Apprezzata pièce di Cinzia Pietribiasi, al "Magnifico Teatro"
di Maria Ricca
Tre
figure forti, emblematiche, rappresentative di una condizione di infelice
incomunicabilità. Un uomo forte e severo, un giovane tormentato e succube, una
donna fragile, che “deforma se stessa”, per non apparire “deformata”. Un’unica
convinzione, la necessità di lottare, di resistere, di non credere a chi ripete
le cose mille volte, fino a farne verità, un “frullato di luoghi comuni”. Lo scontro
fisico e verbale è inevitabile. Ribellarsi fino a diventare libellule
impazzite, prigioniere di un corpo non proprio, è l’unica strada da
intraprendere. Ma vincere non è facile. Passando attraverso le fasi del cinismo
e dell’assurdità, non resta che l’oblìo finale, ottenuto attraverso un cocktail micidiale di farmaci ed alcool,
assunti sulle spensierate note di “That’s amore”, con il brio di un’incoscienza,
che è invece drammatica consapevolezza dell’unica via di fuga. Una pièce molto
forte, molto intensa, è stata “Freeze”, sul
“congelamento delle emozioni e delle relazioni”, nata da testi dello psichiatra
scozzese Ronald David Laing, e andata in scena per la rassegna “Magnifico
Teatro”, del “Magnifico Visbaal”, promossa dall’attore e regista Peppe Fonzo, direzione
organizzativa di Rosaria Aragiusto.
Al
vertice della produzione Cinzia Pietribiasi, attrice, danz’autrice, docente di
teatro, in scena con Pierluigi Tedeschi, performer, autore teatrale e
scrittore, e Davide Tagliavini, interprete sensibile e convincente.

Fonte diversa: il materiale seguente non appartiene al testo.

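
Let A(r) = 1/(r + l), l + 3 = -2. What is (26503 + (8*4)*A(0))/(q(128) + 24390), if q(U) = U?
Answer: 10191/9430 ≈ 1.0807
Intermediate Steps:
l = -5 (l = -3 - 2 = -5)
A(r) = 1/(-5 + r) (A(r) = 1/(r - 5) = 1/(-5 + r))
(26503 + (8*4)*A(0))/(q(128) + 24390) = (26503 + (8*4)/(-5 + 0))/(128 + 24390) = (26503 + 32/(-5))/24518 = (26503 + 32*(-⅕))*(1/24518) = (26503 - 32/5)*(1/24518) = (132483/5)*(1/24518) = 10191/9430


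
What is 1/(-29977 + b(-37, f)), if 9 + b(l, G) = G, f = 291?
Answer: -1/29695 ≈ -3.3676e-5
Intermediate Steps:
b(l, G) = -9 + G
1/(-29977 + b(-37, f)) = 1/(-29977 + (-9 + 291)) = 1/(-29977 + 282) = 1/(-29695) = -1/29695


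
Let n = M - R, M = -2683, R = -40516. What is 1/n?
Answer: 1/37833 ≈ 2.6432e-5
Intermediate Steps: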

Forti tutti di una straordinaria fisicità, in
una dimensione grandemente performativa, ove corpo, respiro, luce, oggetti sono
stati uniti da uno studio particolare, cui hanno concorso a determinare
tragicità, movimento e danza, l’installazione visiva e le particolari scelte sonore.
“E’
un lavoro di teatro sperimentale di ricerca, questo – conferma la Pietribiasi –
che mette insieme molti linguaggi e che è stato addirittura definito “preparati
anatomici congelati”, perché presenta tre persone, un uomo, una donna, un
ragazzo, che si relazionano con difficoltà, in una comunicazione “disfunzionale”.
La
nostra ricerca artistica va nella direzione
della contaminazione, per disegnare sulla scena delle visioni, delle
suggestioni, che arrivano da questi testi particolari.”
Per
lei, che è anche “trainer teatrale”, sarebbe bello se “questo lavoro varcasse
il confine del mondo adulto, e fosse presentato
anche alla fascia d’età dell’adolescenza. Ha un linguaggio complesso,
difficile, ma credo potrebbe essere utile vederlo.”
Quanto
è complicato oggi, fare teatro sperimentale in Italia? “Estremamente problematico,
in verità – conclude la Pietribiasi - Lavoriamo in autoproduzione, per la
maggior parte del tempo. Ma è bello scoprire quante persone possono apprezzare
i tuoi sforzi, credere in te e darti sostegno per continuare. Noi veniamo da Reggio Emilia, e questo è accaduto
proprio lì. Segno che, evidentemente, è forse proprio dalla provincia che può
partire, come dire, un po’ di movimento, di rinnovamento intellettuale.”